It’s rather difficult to come to the defence of the government these days, and it seems that the PTI administration is keen to make it impossible. In the middle of the IMF talks, and a few days after spirited, affronted denials, and also just a few days after PEMRA took notice of a news story saying that Finance Minister Asad Umar would be losing his portfolio — lo and behold, Asad Umar announced he would be leaving his portfolio.

While this announcement was a long time coming, Asad Umar couldn’t have acted with more grace. He refused any other ministries and vowed to continue to support the Prime Minister’s vision of Naya Pakistan.

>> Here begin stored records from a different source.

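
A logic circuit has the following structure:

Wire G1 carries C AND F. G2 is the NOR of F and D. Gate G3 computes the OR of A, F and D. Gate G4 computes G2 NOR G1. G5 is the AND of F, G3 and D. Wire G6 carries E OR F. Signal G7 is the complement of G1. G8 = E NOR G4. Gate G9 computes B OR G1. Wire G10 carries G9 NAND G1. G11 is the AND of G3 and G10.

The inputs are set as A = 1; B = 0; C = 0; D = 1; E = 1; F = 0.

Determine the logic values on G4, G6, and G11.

G1 = C AND F = 0 AND 0 = 0
G2 = F NOR D = 0 NOR 1 = 0
G3 = A OR F OR D = 1 OR 0 OR 1 = 1
G4 = G2 NOR G1 = 0 NOR 0 = 1
G6 = E OR F = 1 OR 0 = 1
G9 = B OR G1 = 0 OR 0 = 0
G10 = G9 NAND G1 = 0 NAND 0 = 1
G11 = G3 AND G10 = 1 AND 1 = 1

G4 = 1  G6 = 1  G11 = 1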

Presumably, since the rumours (and denials) started many many days ago — and also since it was at the Prime Minister’s insistence that Asad Umar left the ministry — and yet again, since this was in the middle of the IMF talks; a reasonable expectation was the immediate announcement of the new Finance Ministers name. Not so.

What followed was hours of speculation, and one regret after another, as famous and respected names begged leave from heading the beleaguered ship that is Pakistan’s economy. As yet no name has been confirmed by the government, although Dr Hafeez Sheikh has been appointed advisor on finance

Surely after eight months of being told that the catastrophic financial crunch, caused by the PTI government’s policies, was inevitable and would have to be borne out; it is a fair question whether the government itself now believes that to be true.

It seems as though with no economic policy, no finance minister, no planning, and no shame of contradicting oneself every few days; we the citizens of Pakistan are in for a hair raising ride.

Surely, as the saying goes, the road to bad places is paved with good intentions. Might it be the case, that with all of the best intentions at the very top of the government — and only at the very top — we have to sacrifice this good feeling for the sake of the country, and its future? It might seem like a twisted argument, but when good intentions don’t deliver results, the fate of a country of 200 million persons has to be reconsidered. Good intentions won’t feed and clothe them, or get them jobs. The PTI government needs to deliver results, and soon. If they can’t, despite their win in the election, they have no place guiding the future of 200 million people.